Articles 46-49.- Security Measures, Minors' Privacy, and Disclosure
**Article 46.- Information security measures.-** "THE CONTROLLER" implements comprehensive security measures to safeguard against unauthorized access, alteration, disclosure, or destruction of personal data. Measures are adjusted according to data type and confidentiality level and are periodically reviewed. **Article 47.- Minors' privacy.-** The company does not knowingly collect personal data from minors. If you are under legal age, do not provide your data or data of other minors. **Article 48.- Exercise of rights.-** To exercise your rights, complete the applicable form and send it to datospersonales@noroccidental.com or submit it physically at Av. De los Shyris y Suecia, Edificio Renazzo Plaza, Oficina 1001, Piso 10. **Article 49.- Disclosure.-** This Regulation will be disclosed to employees and managers through internal communication channels, training processes, informational materials, and socialization activities across company departments.
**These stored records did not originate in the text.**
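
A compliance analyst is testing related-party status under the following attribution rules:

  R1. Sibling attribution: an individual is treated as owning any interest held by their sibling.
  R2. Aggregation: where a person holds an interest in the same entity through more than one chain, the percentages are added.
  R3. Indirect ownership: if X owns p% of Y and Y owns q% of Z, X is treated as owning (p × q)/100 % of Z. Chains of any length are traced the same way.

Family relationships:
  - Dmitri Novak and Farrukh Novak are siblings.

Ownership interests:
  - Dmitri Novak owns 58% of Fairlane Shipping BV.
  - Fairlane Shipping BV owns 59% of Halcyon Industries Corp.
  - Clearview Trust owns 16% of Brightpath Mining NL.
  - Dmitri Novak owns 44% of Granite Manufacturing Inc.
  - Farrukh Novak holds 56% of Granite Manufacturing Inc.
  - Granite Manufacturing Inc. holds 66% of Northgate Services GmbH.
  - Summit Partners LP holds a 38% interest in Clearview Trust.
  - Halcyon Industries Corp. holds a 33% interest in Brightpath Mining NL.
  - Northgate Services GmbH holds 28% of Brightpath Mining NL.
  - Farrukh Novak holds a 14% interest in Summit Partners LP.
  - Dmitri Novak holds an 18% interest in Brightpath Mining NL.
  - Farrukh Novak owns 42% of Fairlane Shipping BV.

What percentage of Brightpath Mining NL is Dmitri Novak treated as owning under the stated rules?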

Articles 50-52.- Retention Period and Effectiveness
**Article 50.- Personal data retention and storage period.-** The Company shall retain personal data only for the strictly necessary time to fulfill authorized purposes and legal, contractual, administrative, tax, labor, corporate, accounting, or financial retention and enforceability periods. Once all minimum legal retention and limitation periods have expired and no pending legal obligation remains, the Company may retain data for an additional ten (10) years to address authority requests, retrospective audits, potential liabilities, and defense/exercise of rights. During this additional period, data will remain blocked, without active processing, and with restricted access solely for legal or regulatory purposes. After the maximum period and once no legal grounds for retention remain, data will be deleted, irreversibly anonymized, or securely destroyed in accordance with internal information security and personal data protection protocols. **Article 51.- Determination of legal bases for processing.-** The Controller shall process personal data exclusively under lawful legal bases provided by applicable regulations, including, as applicable, explicit consent, contract/pre-contract execution, legal obligations, prevailing legitimate interests, or other lawful bases. Each processing activity shall be defined, documented, and updated according to legal-technical criteria, operational context, and risk level. **Article 52.- Effectiveness.-** This policy becomes effective as of its issuance date.